Den Bruch mit den Sozialisten hat sich Leron gut überlegt:
"Ich bin schon lange dabei, ich bin ganz jung in die sozialistische Partei eingetreten, ich war überzeugt. Und ich bin weiter ein Anhänger dieser Form von Partei, weil ich an das Kollektiv als Einheit glaube, aber ich habe auch die Schwerfälligkeit des Apparats erlebt, ich konnte nie recht Fuß fassen, weil ich nicht die Zeit hatte, mich abends ständig an endlosen Debatten zu beteiligen. Die, man muss es sagen, auch nicht besonders interessant waren. Aber ans Kollektiv glaube ich noch…"
Nicolas Leron räumt ein, dass er nicht gedacht hätte, dass Macron mit seiner Bewegung diesen Erfolg haben würde. Offenbar habe Macron etwas in Gang gesetzt, was einem großen Bedürfnis entsprach. Sagt der junge Ex-Sozialist.
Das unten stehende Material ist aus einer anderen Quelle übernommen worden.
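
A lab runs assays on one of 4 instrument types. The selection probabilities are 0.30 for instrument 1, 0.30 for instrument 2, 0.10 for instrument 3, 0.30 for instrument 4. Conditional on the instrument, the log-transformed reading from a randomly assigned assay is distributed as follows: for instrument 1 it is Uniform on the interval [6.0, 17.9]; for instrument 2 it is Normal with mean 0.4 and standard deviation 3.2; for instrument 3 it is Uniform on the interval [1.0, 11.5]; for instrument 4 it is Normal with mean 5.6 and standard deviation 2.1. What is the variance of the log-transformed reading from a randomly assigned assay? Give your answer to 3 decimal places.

Per component, 1: μ=11.95, E[X²]=154.603; 2: μ=0.4, E[X²]=10.4; 3: μ=6.25, E[X²]=48.25; 4: μ=5.6, E[X²]=35.77.
E[X] = 0.3·11.95 + 0.3·0.4 + 0.1·6.25 + 0.3·5.6 = 6.01.
E[X²] = 0.3·154.603 + 0.3·10.4 + 0.1·48.25 + 0.3·35.77 = 65.057.
Var(X) = E[X²] − (E[X])² = 65.057 − 36.1201 = 28.9369.

28.937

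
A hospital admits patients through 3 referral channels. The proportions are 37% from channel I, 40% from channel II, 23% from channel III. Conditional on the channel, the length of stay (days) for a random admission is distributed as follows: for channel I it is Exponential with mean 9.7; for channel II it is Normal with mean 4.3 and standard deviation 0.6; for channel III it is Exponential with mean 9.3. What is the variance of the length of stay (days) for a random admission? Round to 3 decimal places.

Per component, I: μ=9.7, E[X²]=188.18; II: μ=4.3, E[X²]=18.85; III: μ=9.3, E[X²]=172.98.
E[X] = 0.37·9.7 + 0.4·4.3 + 0.23·9.3 = 7.448.
E[X²] = 0.37·188.18 + 0.4·18.85 + 0.23·172.98 = 116.952.
Var(X) = E[X²] − (E[X])² = 116.952 − 55.4727 = 61.4793.

61.479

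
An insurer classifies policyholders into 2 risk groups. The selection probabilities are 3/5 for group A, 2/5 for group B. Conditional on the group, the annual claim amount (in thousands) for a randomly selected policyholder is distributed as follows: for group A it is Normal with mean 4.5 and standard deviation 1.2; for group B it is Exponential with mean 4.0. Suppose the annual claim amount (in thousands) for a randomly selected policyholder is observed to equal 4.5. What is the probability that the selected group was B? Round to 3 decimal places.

Likelihoods f(4.5 | ·): A: 0.332452; B: 0.0811631.
Posterior ∝ prior × likelihood. Numerator for B: 0.4·0.0811631 = 0.0324652.
Normalizing constant: 0.6·0.332452 + 0.4·0.0811631 = 0.231936.
P(B | observation) = 0.0324652 / 0.231936 = 0.139975.

0.140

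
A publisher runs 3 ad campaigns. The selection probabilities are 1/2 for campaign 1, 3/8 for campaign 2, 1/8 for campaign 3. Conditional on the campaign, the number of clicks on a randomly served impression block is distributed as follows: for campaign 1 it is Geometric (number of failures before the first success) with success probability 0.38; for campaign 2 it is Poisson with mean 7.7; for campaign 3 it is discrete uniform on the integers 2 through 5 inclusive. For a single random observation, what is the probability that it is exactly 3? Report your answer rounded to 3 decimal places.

0.089

Conditional on each campaign, P(X = 3): 1: 0.0905646; 2: 0.0344551; 3: 0.25.
By total probability, P(X = 3) = 0.5·0.0905646 + 0.375·0.0344551 + 0.125·0.25 = 0.089453.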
Nicolas Leron zeigt ins Halbrund des Plenarsaals. Roter Samt dominiert die Szene. Sein Chef sitzt weit hinten und weit oben, Platz 321.
Am Rande des Halbrundes steht eine Schautafel, den größten Raum nimmt die Mehrheit von "En marche" ein.
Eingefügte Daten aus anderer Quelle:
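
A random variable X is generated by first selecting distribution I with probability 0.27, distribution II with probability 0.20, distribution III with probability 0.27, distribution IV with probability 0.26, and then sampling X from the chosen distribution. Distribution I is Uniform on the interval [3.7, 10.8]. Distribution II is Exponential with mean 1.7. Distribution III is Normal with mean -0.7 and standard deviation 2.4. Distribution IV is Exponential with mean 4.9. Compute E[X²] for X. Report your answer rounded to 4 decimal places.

30.6548

For each component E[X²] = Var + (mean)², giving I: 56.7633; II: 5.78; III: 6.25; IV: 48.02.
Overall E[X²] = 0.27·56.7633 + 0.2·5.78 + 0.27·6.25 + 0.26·48.02 = 30.6548.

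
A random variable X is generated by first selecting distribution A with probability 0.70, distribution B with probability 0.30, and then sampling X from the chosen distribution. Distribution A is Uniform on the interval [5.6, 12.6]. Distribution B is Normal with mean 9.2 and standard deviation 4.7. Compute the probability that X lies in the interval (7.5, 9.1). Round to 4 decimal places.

Conditional on each component, P(7.5 < X < 9.1): A: 0.228571; B: 0.132725.
By total probability, P(7.5 < X < 9.1) = 0.7·0.228571 + 0.3·0.132725 = 0.199818.

0.1998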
Zufrieden mit Macrons Europapolitik
Der junge Assistent verlässt den Plenarsaal, an Besuchergruppen vorbei. Dabei kommt er nochmals ins Erzählen:
"Ich bin überzeugter Sozialdemokrat. Und diese sozialdemokratische Überzeugung finde ich zum Teil bei En Marche, vor allem, was die Europapolitik angeht, bin ich sehr zufrieden mit dem, was geschieht, da hat Hollande viel zu wenig angepackt, also viel Übereinstimmung mit Macron, wenn auch nicht vollständig. Und da die Sozialistische Partei Frankreichs kaum noch existiert, auch, wenn man ihren Tod nicht voraussagen sollte, und ich teilweise ihre Ideen noch teile, warte ich ab und konzentriere mich auf die Analyse, das Nachdenken, die Ideendebatte."
"Abwarten", diese Vokabel hört man in diesen Tagen ziemlich oft von französischen Sozialisten.